At best, big oil companies such as ExxonMobil, Shell, Chevron and BP face a period of gentle decline, but will ultimately survive.
At worst, if they do not adapt and change direction, “what remains of their existence will be nasty, brutish and short”.
That’s the core message of a research paper on the oil corporates by one of the UK’s leading energy experts, Paul Stevens, a senior research fellow at the London-based Chatham House thinktank, the Royal Institute of International Affairs.

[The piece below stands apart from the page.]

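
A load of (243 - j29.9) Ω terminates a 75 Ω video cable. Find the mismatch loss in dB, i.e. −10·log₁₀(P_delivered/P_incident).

Γ = (168 − j29.9)/(318 − j29.9), |Γ| = 0.534
|Γ|² = 0.285, so P_del/P_inc = 1 − |Γ|² = 0.715
ML = −10·log₁₀(1 − |Γ|²)

mismatch loss ≈ 1.46 dB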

Present management strategies within the oil majors have failed to deliver value to shareholders, and profits are declining sharply, Stevens says.
Impact on climate
Meanwhile, growing public and governmental concerns over fossil fuels and their impact on the climate, together with a sharp drop in prices, are threatening the survival of the international oil companies (IOCs).
“The IOCs cannot assume that, as in the past, all they need to survive is to wait for crude prices to resume an upward direction,” Stevens warns.
“The oil markets are going through fundamental structural changes driven by a technological revolution and geopolitical shifts. The old cycle of lower prices followed by higher prices can no longer be assumed to be applicable.”
Stevens says the business model adopted by the IOCs has failed. They have to downsize, and many of their assets will have to be sold off. Above all, the corporate culture of these once-mighty conglomerates has to change.